Wednesday, June 18, 2008

Review: God's Great Missionaries

by Nathan Brown

So much is written about evangelism and mission these days that it’s refreshing to take these many discussions back to the source. Beginning with the stories of Jesus, the early church and other assorted Bible characters, God’s Great Missionaries takes a fresh and credible look at what it means to be part of the mission of God in the world today.

Born to missionary parents, first-time author Gary Krause is now a director of mission for the Seventh-day Adventist Church worldwide. He brings this extensive experience of church mission activities around the world to his reading of familiar Bible stories.

God’s Great Missionaries is the companion book to a series of Bible-study guides and, in just a couple of places, the book slips and shows its Bible-study-lesson origins, taking angles that do not strictly fit with the Bible-story sources or the flow of the book. But on the whole, the book gains strength from its solid Bible-study foundations. The Bible stories are treated with respect and depth, at its best when focused on the practical ministries of Jesus and Paul. At the same time, this is not merely a head-in-the-book Bible study—indeed the subject matters demands it not be.

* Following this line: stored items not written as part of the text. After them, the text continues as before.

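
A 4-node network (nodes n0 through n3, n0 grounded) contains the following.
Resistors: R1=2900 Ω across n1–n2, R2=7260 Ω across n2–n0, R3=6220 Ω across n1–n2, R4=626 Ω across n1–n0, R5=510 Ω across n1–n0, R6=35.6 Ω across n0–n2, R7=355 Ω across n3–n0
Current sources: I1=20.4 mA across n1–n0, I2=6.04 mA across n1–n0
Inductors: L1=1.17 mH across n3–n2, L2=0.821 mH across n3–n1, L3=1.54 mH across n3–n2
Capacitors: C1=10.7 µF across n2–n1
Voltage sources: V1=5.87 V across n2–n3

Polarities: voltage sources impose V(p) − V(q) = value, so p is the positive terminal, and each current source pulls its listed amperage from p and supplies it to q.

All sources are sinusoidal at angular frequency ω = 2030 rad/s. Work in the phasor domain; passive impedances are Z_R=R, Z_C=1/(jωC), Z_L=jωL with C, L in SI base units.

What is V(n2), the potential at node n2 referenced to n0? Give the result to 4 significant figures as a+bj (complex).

Element admittances at ω=2030 rad/s:
  Y(R1) = 0.0003448+0.000j S between n1,n2
  Y(R2) = 0.0001377+0.000j S between n2,n0
  Y(R3) = 0.0001608+0.000j S between n1,n2
  I1: injects 0.0204 A into n0 (from n1)
  Y(R4) = 0.001597+0.000j S between n1,n0
  Y(L1) = 0.000-0.4210j S between n3,n2
  Y(R5) = 0.001961+0.000j S between n1,n0
  Y(R6) = 0.02809+0.000j S between n0,n2
  Y(R7) = 0.002817+0.000j S between n3,n0
  Y(L2) = 0.000-0.6000j S between n3,n1
  I2: injects 0.00604 A into n0 (from n1)
  Y(C1) = 0.000+0.02172j S between n2,n1
  Y(L3) = 0.000-0.3199j S between n3,n2
  V1: constraint V(n2)−V(n3) = 5.87
Assemble and solve the 4×4 MNA system:
  V(n1)=-5.750-0.004498j  V(n2)=0.3400+0.0005155j  V(n3)=-5.530+0.0005155j
  i(V1)=-0.01257+4.217j

0.3400+0.0005155j V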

A book on engaging meaningfully with the world must itself engage with the realities of that world. God’s Great Missionaries is poignantly aware of the need for God and the hope He offers to our world—a world that simply can’t save itself—but also for the need for the message and presentation of the gospel to be adapted to language, culture and obvious needs of the people with whom it is being shared. Krause draws on stories of mission from around the world, Adventist mission history and personal experience, as well as citing contemporary events, voices and trends, to demonstrate that gaining a hearing for a message is as much about listening and responding as it is about preaching.

Easy reading but significant thinking, God’s Great Missionaries’ vision is active, global, inclusive, faithful, urgent and transformative. The book passionately challenges the church to think bigger in imagining how God can use us as His people to build His kingdom in our world: “We need to tear down those church doors and rip them off their hinges.” And it must also challenge us individually as to the role we play in our lives, churches and communities.